The Writers’ Federation of Nova Scotia (WFNS) uses the following terms to describe writers’ experience levels:

  • New writers: those with less than two years’ creative writing experience and/or no short-form publications (e.g., short stories, personal essays, or poems in literary magazines, journals, anthologies, or chapbooks).
  • Emerging writers: those with more than two years’ creative writing experience and/or numerous short-form publications.
  • Early-career authors: those with 1 or 2 book-length publications or the equivalent in book-length and short-form publications.
  • Established authors: those with 3 or 4 book-length publications.
  • Professional authors: those with 5 or more book-length publications.
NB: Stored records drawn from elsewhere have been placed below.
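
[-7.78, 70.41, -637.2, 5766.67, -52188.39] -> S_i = -7.78*(-9.05)^i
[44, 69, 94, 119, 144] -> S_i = 44 + 25*i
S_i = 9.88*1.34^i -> [9.88, 13.24, 17.74, 23.77, 31.85]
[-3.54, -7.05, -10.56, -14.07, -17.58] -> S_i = -3.54 + -3.51*i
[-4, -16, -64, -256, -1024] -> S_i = -4*4^i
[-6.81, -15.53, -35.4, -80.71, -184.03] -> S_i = -6.81*2.28^i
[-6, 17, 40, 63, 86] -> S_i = -6 + 23*i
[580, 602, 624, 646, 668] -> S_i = 580 + 22*i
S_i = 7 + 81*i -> [7, 88, 169, 250, 331]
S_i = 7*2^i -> [7, 14, 28, 56, 112]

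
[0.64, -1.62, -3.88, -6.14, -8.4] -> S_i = 0.64 + -2.26*i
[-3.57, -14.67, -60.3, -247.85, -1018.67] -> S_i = -3.57*4.11^i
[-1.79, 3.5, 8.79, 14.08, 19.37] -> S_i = -1.79 + 5.29*i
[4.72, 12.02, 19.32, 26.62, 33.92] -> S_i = 4.72 + 7.30*i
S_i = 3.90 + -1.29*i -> [3.9, 2.61, 1.32, 0.03, -1.26]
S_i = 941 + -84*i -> [941, 857, 773, 689, 605]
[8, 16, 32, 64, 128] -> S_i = 8*2^i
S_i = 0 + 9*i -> [0, 9, 18, 27, 36]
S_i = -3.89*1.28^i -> [-3.89, -4.98, -6.37, -8.16, -10.44]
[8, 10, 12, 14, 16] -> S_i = 8 + 2*i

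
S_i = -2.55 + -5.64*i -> [-2.55, -8.19, -13.83, -19.47, -25.11]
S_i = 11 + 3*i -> [11, 14, 17, 20, 23]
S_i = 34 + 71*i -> [34, 105, 176, 247, 318]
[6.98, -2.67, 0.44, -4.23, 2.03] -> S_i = Random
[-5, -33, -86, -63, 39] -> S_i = Random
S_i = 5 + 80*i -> [5, 85, 165, 245, 325]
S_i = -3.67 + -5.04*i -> [-3.67, -8.71, -13.75, -18.79, -23.83]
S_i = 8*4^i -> [8, 32, 128, 512, 2048]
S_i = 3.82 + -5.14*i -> [3.82, -1.32, -6.46, -11.6, -16.74]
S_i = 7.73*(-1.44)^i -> [7.73, -11.13, 16.03, -23.08, 33.24]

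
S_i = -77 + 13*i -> [-77, -64, -51, -38, -25]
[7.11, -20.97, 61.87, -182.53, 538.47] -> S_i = 7.11*(-2.95)^i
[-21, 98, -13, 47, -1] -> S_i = Random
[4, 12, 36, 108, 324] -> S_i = 4*3^i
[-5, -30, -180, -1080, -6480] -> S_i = -5*6^i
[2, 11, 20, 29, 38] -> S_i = 2 + 9*i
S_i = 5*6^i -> [5, 30, 180, 1080, 6480]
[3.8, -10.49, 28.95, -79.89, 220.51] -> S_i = 3.80*(-2.76)^i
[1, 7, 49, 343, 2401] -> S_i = 1*7^i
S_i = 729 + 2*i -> [729, 731, 733, 735, 737]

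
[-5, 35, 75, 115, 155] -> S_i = -5 + 40*i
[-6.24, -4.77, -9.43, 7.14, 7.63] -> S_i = Random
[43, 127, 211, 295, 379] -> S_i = 43 + 84*i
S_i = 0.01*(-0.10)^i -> [0.01, -0.0, 0.0, -0.0, 0.0]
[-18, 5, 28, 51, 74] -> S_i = -18 + 23*i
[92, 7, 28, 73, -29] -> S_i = Random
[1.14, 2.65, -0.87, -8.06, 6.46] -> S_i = Random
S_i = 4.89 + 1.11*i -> [4.89, 6.0, 7.11, 8.22, 9.33]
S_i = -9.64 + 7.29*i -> [-9.64, -2.35, 4.94, 12.23, 19.52]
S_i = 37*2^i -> [37, 74, 148, 296, 592]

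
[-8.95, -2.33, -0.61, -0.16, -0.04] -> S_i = -8.95*0.26^i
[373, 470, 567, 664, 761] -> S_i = 373 + 97*i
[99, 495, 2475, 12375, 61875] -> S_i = 99*5^i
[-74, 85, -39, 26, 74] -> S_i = Random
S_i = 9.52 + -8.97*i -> [9.52, 0.55, -8.42, -17.39, -26.36]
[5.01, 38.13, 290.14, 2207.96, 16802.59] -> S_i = 5.01*7.61^i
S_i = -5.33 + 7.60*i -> [-5.33, 2.27, 9.87, 17.47, 25.07]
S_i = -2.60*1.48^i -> [-2.6, -3.85, -5.7, -8.43, -12.47]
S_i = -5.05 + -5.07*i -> [-5.05, -10.12, -15.19, -20.26, -25.33]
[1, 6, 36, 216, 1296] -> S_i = 1*6^i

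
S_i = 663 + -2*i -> [663, 661, 659, 657, 655]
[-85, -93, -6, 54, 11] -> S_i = Random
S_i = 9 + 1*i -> [9, 10, 11, 12, 13]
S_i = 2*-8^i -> [2, -16, 128, -1024, 8192]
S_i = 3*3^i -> [3, 9, 27, 81, 243]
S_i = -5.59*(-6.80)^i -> [-5.59, 38.01, -258.48, 1757.67, -11952.19]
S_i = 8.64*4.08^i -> [8.64, 35.25, 143.82, 586.81, 2394.17]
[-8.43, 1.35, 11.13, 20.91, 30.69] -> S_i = -8.43 + 9.78*i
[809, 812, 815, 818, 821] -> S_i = 809 + 3*i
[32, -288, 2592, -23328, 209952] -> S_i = 32*-9^i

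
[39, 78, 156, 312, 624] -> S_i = 39*2^i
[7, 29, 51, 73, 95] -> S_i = 7 + 22*i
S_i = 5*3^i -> [5, 15, 45, 135, 405]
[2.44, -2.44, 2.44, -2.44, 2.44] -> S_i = 2.44*(-1.00)^i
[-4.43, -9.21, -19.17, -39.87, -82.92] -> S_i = -4.43*2.08^i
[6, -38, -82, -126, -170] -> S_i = 6 + -44*i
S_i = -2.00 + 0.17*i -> [-2.0, -1.83, -1.66, -1.49, -1.32]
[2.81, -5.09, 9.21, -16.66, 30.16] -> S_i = 2.81*(-1.81)^i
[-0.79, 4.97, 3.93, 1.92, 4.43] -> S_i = Random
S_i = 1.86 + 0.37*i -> [1.86, 2.23, 2.6, 2.97, 3.34]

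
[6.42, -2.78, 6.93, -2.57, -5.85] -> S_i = Random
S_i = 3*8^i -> [3, 24, 192, 1536, 12288]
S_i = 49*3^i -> [49, 147, 441, 1323, 3969]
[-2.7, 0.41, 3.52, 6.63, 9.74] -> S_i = -2.70 + 3.11*i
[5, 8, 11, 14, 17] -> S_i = 5 + 3*i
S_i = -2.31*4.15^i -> [-2.31, -9.59, -39.78, -165.1, -685.18]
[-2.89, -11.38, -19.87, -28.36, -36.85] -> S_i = -2.89 + -8.49*i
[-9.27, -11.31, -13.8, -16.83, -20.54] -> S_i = -9.27*1.22^i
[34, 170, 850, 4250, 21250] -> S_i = 34*5^i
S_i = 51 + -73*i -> [51, -22, -95, -168, -241]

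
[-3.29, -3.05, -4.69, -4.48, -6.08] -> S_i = Random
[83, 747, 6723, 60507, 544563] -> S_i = 83*9^i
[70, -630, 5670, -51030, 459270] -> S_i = 70*-9^i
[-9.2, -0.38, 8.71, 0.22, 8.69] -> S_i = Random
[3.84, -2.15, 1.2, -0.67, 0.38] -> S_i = 3.84*(-0.56)^i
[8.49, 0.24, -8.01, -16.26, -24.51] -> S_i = 8.49 + -8.25*i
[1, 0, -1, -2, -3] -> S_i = 1 + -1*i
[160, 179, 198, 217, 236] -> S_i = 160 + 19*i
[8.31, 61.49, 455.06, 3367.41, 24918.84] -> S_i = 8.31*7.40^i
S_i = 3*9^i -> [3, 27, 243, 2187, 19683]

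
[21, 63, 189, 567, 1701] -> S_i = 21*3^i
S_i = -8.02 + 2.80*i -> [-8.02, -5.22, -2.42, 0.38, 3.18]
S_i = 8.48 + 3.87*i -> [8.48, 12.35, 16.22, 20.09, 23.96]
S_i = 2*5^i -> [2, 10, 50, 250, 1250]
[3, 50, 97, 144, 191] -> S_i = 3 + 47*i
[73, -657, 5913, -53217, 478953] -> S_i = 73*-9^i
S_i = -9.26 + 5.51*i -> [-9.26, -3.75, 1.76, 7.27, 12.78]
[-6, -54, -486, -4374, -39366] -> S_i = -6*9^i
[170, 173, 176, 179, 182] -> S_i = 170 + 3*i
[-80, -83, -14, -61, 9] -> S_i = Random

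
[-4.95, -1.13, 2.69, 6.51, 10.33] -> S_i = -4.95 + 3.82*i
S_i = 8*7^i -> [8, 56, 392, 2744, 19208]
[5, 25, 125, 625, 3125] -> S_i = 5*5^i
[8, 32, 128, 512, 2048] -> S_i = 8*4^i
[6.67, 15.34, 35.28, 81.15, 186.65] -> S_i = 6.67*2.30^i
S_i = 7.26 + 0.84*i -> [7.26, 8.1, 8.94, 9.78, 10.62]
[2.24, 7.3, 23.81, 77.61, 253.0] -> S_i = 2.24*3.26^i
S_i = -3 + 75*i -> [-3, 72, 147, 222, 297]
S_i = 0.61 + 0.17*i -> [0.61, 0.78, 0.95, 1.12, 1.29]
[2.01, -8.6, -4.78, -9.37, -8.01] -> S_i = Random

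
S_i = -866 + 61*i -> [-866, -805, -744, -683, -622]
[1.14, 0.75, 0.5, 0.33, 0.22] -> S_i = 1.14*0.66^i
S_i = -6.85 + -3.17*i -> [-6.85, -10.02, -13.19, -16.36, -19.53]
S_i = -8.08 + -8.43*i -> [-8.08, -16.51, -24.94, -33.37, -41.8]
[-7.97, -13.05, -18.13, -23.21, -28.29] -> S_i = -7.97 + -5.08*i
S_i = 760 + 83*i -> [760, 843, 926, 1009, 1092]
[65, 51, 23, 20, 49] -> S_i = Random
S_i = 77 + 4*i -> [77, 81, 85, 89, 93]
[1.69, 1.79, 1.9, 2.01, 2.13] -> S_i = 1.69*1.06^i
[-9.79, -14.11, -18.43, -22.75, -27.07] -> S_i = -9.79 + -4.32*i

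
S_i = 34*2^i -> [34, 68, 136, 272, 544]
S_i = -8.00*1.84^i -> [-8.0, -14.72, -27.08, -49.84, -91.7]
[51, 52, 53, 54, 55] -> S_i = 51 + 1*i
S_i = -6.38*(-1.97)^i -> [-6.38, 12.57, -24.76, 48.78, -96.09]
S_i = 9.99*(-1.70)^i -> [9.99, -16.98, 28.87, -49.08, 83.44]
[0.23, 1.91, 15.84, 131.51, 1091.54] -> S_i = 0.23*8.30^i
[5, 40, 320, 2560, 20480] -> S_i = 5*8^i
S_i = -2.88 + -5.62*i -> [-2.88, -8.5, -14.12, -19.74, -25.36]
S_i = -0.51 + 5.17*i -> [-0.51, 4.66, 9.83, 15.0, 20.17]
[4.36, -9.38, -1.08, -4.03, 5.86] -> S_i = Random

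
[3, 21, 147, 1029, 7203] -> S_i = 3*7^i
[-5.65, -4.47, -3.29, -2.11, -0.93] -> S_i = -5.65 + 1.18*i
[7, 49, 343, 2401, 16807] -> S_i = 7*7^i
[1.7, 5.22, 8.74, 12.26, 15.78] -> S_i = 1.70 + 3.52*i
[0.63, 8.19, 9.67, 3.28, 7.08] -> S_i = Random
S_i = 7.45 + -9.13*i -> [7.45, -1.68, -10.81, -19.94, -29.07]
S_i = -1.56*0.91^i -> [-1.56, -1.42, -1.29, -1.18, -1.07]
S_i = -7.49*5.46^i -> [-7.49, -40.9, -223.29, -1219.16, -6656.6]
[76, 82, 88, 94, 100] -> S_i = 76 + 6*i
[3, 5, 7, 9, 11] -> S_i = 3 + 2*i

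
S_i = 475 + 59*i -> [475, 534, 593, 652, 711]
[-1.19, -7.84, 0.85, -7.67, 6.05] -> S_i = Random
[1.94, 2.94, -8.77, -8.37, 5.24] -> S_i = Random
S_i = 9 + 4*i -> [9, 13, 17, 21, 25]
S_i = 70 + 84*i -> [70, 154, 238, 322, 406]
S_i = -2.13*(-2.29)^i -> [-2.13, 4.88, -11.17, 25.58, -58.58]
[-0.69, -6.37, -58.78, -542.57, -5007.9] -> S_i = -0.69*9.23^i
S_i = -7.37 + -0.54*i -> [-7.37, -7.91, -8.45, -8.99, -9.53]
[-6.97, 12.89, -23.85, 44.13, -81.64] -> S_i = -6.97*(-1.85)^i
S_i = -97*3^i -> [-97, -291, -873, -2619, -7857]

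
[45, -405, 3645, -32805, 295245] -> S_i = 45*-9^i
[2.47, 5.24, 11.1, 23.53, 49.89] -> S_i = 2.47*2.12^i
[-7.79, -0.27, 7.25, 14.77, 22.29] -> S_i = -7.79 + 7.52*i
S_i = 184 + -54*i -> [184, 130, 76, 22, -32]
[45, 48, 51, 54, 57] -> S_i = 45 + 3*i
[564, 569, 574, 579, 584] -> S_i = 564 + 5*i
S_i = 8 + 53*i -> [8, 61, 114, 167, 220]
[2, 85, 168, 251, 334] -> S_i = 2 + 83*i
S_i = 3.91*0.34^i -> [3.91, 1.33, 0.45, 0.15, 0.05]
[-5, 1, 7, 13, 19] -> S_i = -5 + 6*i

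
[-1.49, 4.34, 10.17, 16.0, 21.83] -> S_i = -1.49 + 5.83*i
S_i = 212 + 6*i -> [212, 218, 224, 230, 236]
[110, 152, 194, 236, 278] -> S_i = 110 + 42*i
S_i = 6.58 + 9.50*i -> [6.58, 16.08, 25.58, 35.08, 44.58]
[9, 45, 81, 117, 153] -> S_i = 9 + 36*i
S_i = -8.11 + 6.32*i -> [-8.11, -1.79, 4.53, 10.85, 17.17]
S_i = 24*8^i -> [24, 192, 1536, 12288, 98304]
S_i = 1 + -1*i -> [1, 0, -1, -2, -3]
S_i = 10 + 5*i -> [10, 15, 20, 25, 30]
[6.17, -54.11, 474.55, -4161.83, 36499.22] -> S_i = 6.17*(-8.77)^i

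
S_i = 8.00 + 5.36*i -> [8.0, 13.36, 18.72, 24.08, 29.44]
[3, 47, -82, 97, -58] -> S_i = Random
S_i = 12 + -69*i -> [12, -57, -126, -195, -264]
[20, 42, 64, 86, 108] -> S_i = 20 + 22*i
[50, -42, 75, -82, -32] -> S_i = Random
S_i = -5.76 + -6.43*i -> [-5.76, -12.19, -18.62, -25.05, -31.48]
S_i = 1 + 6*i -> [1, 7, 13, 19, 25]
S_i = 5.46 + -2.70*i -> [5.46, 2.76, 0.06, -2.64, -5.34]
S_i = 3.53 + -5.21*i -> [3.53, -1.68, -6.89, -12.1, -17.31]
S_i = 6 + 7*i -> [6, 13, 20, 27, 34]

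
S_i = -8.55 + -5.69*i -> [-8.55, -14.24, -19.93, -25.62, -31.31]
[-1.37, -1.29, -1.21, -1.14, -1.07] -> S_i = -1.37*0.94^i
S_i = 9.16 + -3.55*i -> [9.16, 5.61, 2.06, -1.49, -5.04]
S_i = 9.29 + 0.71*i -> [9.29, 10.0, 10.71, 11.42, 12.13]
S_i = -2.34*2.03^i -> [-2.34, -4.75, -9.64, -19.58, -39.74]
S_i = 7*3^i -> [7, 21, 63, 189, 567]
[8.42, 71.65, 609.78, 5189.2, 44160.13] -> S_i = 8.42*8.51^i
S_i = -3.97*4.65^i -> [-3.97, -18.46, -85.84, -399.16, -1856.1]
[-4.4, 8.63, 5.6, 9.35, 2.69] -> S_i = Random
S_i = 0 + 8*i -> [0, 8, 16, 24, 32]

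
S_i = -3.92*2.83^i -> [-3.92, -11.09, -31.39, -88.85, -251.44]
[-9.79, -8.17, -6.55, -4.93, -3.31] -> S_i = -9.79 + 1.62*i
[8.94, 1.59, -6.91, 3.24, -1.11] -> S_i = Random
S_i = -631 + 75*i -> [-631, -556, -481, -406, -331]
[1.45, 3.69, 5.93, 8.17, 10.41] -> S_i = 1.45 + 2.24*i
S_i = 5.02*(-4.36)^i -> [5.02, -21.89, 95.43, -416.07, 1814.05]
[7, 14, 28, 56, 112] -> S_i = 7*2^i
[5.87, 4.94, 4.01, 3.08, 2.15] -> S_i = 5.87 + -0.93*i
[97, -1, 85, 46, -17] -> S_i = Random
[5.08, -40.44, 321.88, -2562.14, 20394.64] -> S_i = 5.08*(-7.96)^i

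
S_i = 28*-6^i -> [28, -168, 1008, -6048, 36288]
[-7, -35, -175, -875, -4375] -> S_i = -7*5^i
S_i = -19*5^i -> [-19, -95, -475, -2375, -11875]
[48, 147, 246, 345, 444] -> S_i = 48 + 99*i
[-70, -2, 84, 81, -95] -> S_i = Random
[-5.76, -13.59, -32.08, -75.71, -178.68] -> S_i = -5.76*2.36^i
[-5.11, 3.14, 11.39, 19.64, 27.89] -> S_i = -5.11 + 8.25*i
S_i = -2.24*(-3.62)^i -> [-2.24, 8.11, -29.35, 106.26, -384.66]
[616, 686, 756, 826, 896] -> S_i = 616 + 70*i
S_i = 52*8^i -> [52, 416, 3328, 26624, 212992]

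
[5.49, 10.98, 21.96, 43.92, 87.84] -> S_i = 5.49*2.00^i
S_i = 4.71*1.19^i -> [4.71, 5.6, 6.67, 7.94, 9.45]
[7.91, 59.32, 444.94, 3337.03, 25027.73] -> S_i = 7.91*7.50^i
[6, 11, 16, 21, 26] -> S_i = 6 + 5*i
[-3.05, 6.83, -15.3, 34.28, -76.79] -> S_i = -3.05*(-2.24)^i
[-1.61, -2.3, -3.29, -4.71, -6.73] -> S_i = -1.61*1.43^i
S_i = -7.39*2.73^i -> [-7.39, -20.17, -55.08, -150.36, -410.48]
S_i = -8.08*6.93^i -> [-8.08, -55.99, -388.04, -2689.13, -18635.64]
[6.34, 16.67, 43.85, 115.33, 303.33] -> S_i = 6.34*2.63^i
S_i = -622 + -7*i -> [-622, -629, -636, -643, -650]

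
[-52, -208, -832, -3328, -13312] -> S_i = -52*4^i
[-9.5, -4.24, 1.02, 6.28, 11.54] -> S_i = -9.50 + 5.26*i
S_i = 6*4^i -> [6, 24, 96, 384, 1536]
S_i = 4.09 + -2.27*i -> [4.09, 1.82, -0.45, -2.72, -4.99]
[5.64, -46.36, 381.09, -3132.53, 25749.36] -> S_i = 5.64*(-8.22)^i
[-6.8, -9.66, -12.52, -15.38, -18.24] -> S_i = -6.80 + -2.86*i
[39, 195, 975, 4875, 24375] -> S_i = 39*5^i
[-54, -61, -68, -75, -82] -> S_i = -54 + -7*i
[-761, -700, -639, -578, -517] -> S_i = -761 + 61*i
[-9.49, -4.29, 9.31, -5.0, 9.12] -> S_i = Random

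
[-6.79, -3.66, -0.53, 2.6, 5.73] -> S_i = -6.79 + 3.13*i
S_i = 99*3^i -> [99, 297, 891, 2673, 8019]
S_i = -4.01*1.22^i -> [-4.01, -4.89, -5.97, -7.28, -8.88]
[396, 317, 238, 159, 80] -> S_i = 396 + -79*i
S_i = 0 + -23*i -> [0, -23, -46, -69, -92]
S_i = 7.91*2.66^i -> [7.91, 21.04, 55.97, 148.87, 396.01]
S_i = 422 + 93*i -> [422, 515, 608, 701, 794]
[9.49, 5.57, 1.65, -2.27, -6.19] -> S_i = 9.49 + -3.92*i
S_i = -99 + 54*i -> [-99, -45, 9, 63, 117]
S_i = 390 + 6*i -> [390, 396, 402, 408, 414]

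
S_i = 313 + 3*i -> [313, 316, 319, 322, 325]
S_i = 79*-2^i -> [79, -158, 316, -632, 1264]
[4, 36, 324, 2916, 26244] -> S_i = 4*9^i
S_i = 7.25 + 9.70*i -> [7.25, 16.95, 26.65, 36.35, 46.05]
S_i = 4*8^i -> [4, 32, 256, 2048, 16384]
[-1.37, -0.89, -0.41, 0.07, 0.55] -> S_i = -1.37 + 0.48*i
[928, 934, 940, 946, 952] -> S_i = 928 + 6*i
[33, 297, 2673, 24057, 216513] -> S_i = 33*9^i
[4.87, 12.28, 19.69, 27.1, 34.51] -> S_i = 4.87 + 7.41*i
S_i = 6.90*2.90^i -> [6.9, 20.01, 58.03, 168.28, 488.02]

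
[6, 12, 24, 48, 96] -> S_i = 6*2^i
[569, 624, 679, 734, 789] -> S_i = 569 + 55*i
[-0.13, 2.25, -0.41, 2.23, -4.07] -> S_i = Random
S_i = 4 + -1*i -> [4, 3, 2, 1, 0]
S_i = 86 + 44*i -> [86, 130, 174, 218, 262]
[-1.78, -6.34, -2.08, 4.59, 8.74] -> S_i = Random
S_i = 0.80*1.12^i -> [0.8, 0.9, 1.0, 1.12, 1.26]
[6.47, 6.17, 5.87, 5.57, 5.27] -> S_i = 6.47 + -0.30*i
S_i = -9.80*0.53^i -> [-9.8, -5.19, -2.75, -1.46, -0.77]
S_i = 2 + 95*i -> [2, 97, 192, 287, 382]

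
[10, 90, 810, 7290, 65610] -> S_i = 10*9^i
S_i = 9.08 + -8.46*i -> [9.08, 0.62, -7.84, -16.3, -24.76]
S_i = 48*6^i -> [48, 288, 1728, 10368, 62208]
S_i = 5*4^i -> [5, 20, 80, 320, 1280]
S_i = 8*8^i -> [8, 64, 512, 4096, 32768]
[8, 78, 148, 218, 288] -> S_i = 8 + 70*i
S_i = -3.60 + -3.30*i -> [-3.6, -6.9, -10.2, -13.5, -16.8]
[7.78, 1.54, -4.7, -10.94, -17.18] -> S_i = 7.78 + -6.24*i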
Please keep in mind that each form of creative writing (fiction, nonfiction, poetry, writing for children, writing for young adults, and others) provides you with a unique set of experiences and skills, so you might consider yourself an ‘established author’ in one form but a ‘new writer’ in another.

Occasionally, WFNS uses the phrase “emerging and established writers/authors” to mean ‘writers and authors of all experience levels.’

The “Recommended experience level” section of each workshop description refers to the above definitions. A workshop’s participants should usually have similar levels of creative writing and / or publication experience. This ensures that each participant gets value from the workshop⁠ and is presented with info, strategies, and skills that suit their experience. 

For “intensive” and “masterclass” workshops, which provide more opportunities for peer-to-peer feedback, the recommended experience level should be followed closely.

For all other workshops, the recommended experience level is just that—a recommendation—and we encourage potential participants to follow their own judgment when registering.